The United States Postal Service (USPS) announced Thursday that it will temporarily suspend payments to the Federal Employees Retirement System (FERS) pension plan, a move projected to free up $2.5 billion this fiscal year. The decision comes as the agency warned of a "pending liquidity crisis" that could leave it unable to operate by early 2027.

"The risk to the Postal Service and the American public from insufficient liquidity for postal operations dramatically outweighs any longer-term risk to the pension funds from not making the currently due payments," said USPS Chief Financial Officer Luke Grossmann.

The suspension, effective Friday, aims to provide immediate relief to the agency’s finances without impacting current employees or retirees. USPS emphasized that contributions to the Thrift Savings Plan, a separate federal employee retirement program, will remain unaffected.

Last fiscal year, USPS reported a staggering $9 billion loss, with Postmaster General David Steiner describing the situation as a "critical juncture" during a congressional hearing last month.
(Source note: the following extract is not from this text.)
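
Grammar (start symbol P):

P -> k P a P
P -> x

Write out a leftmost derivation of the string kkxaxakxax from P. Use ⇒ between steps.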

Without intervention, Steiner warned, the agency may be unable to fulfill its mail delivery obligations by 2027.

While USPS has implemented cost-cutting measures and explored new revenue streams, officials insist that congressional action is essential to restore long-term financial stability. "Legislative action is desperately needed to return the Postal Service to profitability," the agency stated in a FAQ document accompanying the announcement.